Question

Answer the following about the complexes \([ \text{FeF}_6]^{3-} \text{ and } [\text{Fe(CN)}_6]^{4-}\):
(i) Write the hybridization involved in each case.
(ii) Which of them is the outer orbital complex and which one is the inner orbital complex?
(iii) Compare their magnetic behaviour.
[Atomic number: Fe = 26]

Hint:

When studying complexes, remember that strong field ligands, such as CN\(^-\), lead to low-spin complexes with paired electrons, while weak field ligands, like F\(^-\), result in high-spin complexes with unpaired electrons.

Answer 1

(i) The hybridization of \([ \text{FeF}_6]^{3-}\) is \(d^2sp^3\), signifying octahedral geometry. Iron is in the +3 oxidation state. For \([ \text{Fe(CN)}_6]^{4-}\), hybridization is also \(d^2sp^3\), but the stronger ligand CN\(^-\) causes electron pairing in the \(d\)-orbitals.
(ii) \([ \text{FeF}_6]^{3-}\) is classified as an outer orbital complex, utilizing iron's \(4d\) orbitals.

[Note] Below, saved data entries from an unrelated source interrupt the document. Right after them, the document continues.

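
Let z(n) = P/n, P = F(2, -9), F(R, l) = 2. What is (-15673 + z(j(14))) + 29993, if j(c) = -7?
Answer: 100238/7 ≈ 14320.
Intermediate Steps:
P = 2
z(n) = 2/n
(-15673 + z(j(14))) + 29993 = (-15673 + 2/(-7)) + 29993 = (-15673 + 2*(-1/7)) + 29993 = (-15673 - 2/7) + 29993 = -109713/7 + 29993 = 100238/7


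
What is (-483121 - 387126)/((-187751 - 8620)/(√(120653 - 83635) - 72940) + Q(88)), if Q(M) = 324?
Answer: -3295316789380364/1237067683227 + 372312143*√37018/1237067683227 ≈ -2663.8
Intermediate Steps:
(-483121 - 387126)/((-187751 - 8620)/(√(120653 - 83635) - 72940) + Q(88)) = (-483121 - 387126)/((-187751 - 8620)/(√(120653 - 83635) - 72940) + 324) = -870247/(-196371/(√37018 - 72940) + 324) = -870247/(-196371/(-72940 + √37018) + 324) = -870247/(324 - 196371/(-72940 + √37018))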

Conversely, \([ \text{Fe(CN)}_6]^{4-}\) is an inner orbital complex, employing the \(3d\) orbitals.
(iii) Paramagnetism in \([ \text{FeF}_6]^{3-}\) stems from unpaired electrons in its \(d\)-orbitals. In contrast, \([ \text{Fe(CN)}_6]^{4-}\) is diamagnetic, as the CN\(^-\) ligand induces a low-spin configuration where all electrons are paired.